The results of this in vitro project suggest that curcumin encapsulated in PEG-PLGA nanoparticles could potentially be a therapeutic option in AD. In addition to biocompatible nature of nanocurcumin, the long-term safety and low cost of curcumin make it a promising candidate for treating AD.

Limitations and Future Directions

The aforementioned results indicate that encapsulating curcumin in nanoparticles improves the drug’s bioavailability and ability to reduce Aβ induced cytotoxicity; however, the present study has several limitations. First, we studied the effect of nanocurcumin using a neuronal cell culture model. So, it remains to be determined whether these results could be replicated in patients with AD. Although the model used in the study demonstrated that the encapsulation of curcumin in nanoparticles improves the drug’s bioavailability and ability to reduce Aβ induced cytotoxicity, the results need to be revalidated and confirmed in in vivo models. Second, while the use of PLGA PEG improve bioavailability of curcumin in neuronal cells, the question remains if nanocurcumin would be able to effectively deliver the drug to central nervous system in patients with AD. Targeting the central nervous system has always been a challenge due to its selectively permeable blood brain barrier and the presence of tight junctions within the capillary endothelium that severely restricts the delivery of therapeutics to the brain [26]. Tagging PLGA-PEG nanoparticles with a glycosylated heptapeptide to target the drug to central nervous system has been successfully studied in in vivo models [25, 27]. Recently retrograde axonal transport and effective delivery of the drug to the neurons has been well studied and established [28]. Tet-1, a 12 amino acid peptide, which has the binding characteristics of the tetanus toxin, can interact specifically with neurons and is capable of delivering drugs in a retrograde fashion into the neuronal cells [5].

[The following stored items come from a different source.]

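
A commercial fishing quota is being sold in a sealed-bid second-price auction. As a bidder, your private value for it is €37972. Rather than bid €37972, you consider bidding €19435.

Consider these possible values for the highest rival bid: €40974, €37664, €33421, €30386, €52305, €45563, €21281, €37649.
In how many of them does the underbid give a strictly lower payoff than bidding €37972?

5

The deviation hurts exactly when the highest competing bid lies strictly between €19435 and €37972 — underbidding then forfeits a profitable win.
€40974: above both → same outcome either way.
€37664: inside the interval → strictly worse (loss €308).
€33421: inside the interval → strictly worse (loss €4551).
€30386: inside the interval → strictly worse (loss €7586).
€52305: above both → same outcome either way.
€45563: above both → same outcome either way.
€21281: inside the interval → strictly worse (loss €16691).
€37649: inside the interval → strictly worse (loss €323).
Count: 5.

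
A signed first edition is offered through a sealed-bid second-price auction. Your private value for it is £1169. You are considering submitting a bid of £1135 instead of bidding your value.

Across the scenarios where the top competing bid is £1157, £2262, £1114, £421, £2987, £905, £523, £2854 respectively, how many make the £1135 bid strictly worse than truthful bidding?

The deviation hurts exactly when the highest competing bid lies strictly between £1135 and £1169 — underbidding then forfeits a profitable win.
£1157: inside the interval → strictly worse (loss £12).
£2262: above both → same outcome either way.
£1114: below both → same outcome either way.
£421: below both → same outcome either way.
£2987: above both → same outcome either way.
£905: below both → same outcome either way.
£523: below both → same outcome either way.
£2854: above both → same outcome either way.
Count: 1.

1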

These limitations open new possibilities to future research in this area. Replication of these in vitro results in an in vivo model would confirm the findings and further validate the results. Furthermore, improving the design of the nanoparticle could enhance its drug-delivery abilities; tagging the nanoparticles with polymers such as Tet-1 would improve the cell specific targeting nature of the treatment and its effectiveness in the model organism, altering the average nanoparticle size, shape, and charge could effect its uptake into the cells, and changing the material of the nanoparticles could improve the bioavailability of curcumin in the cells. Thus, while the conjugation of the Tet-1 peptide with curcumin nanoparticles could present a direction of future research in AD by increasing the bioavailability of the drug to select tissues, altering the properties of the nanoparticle, such as the size, shape, and charge, could improve cellular uptake and decrease the drug’s degradation.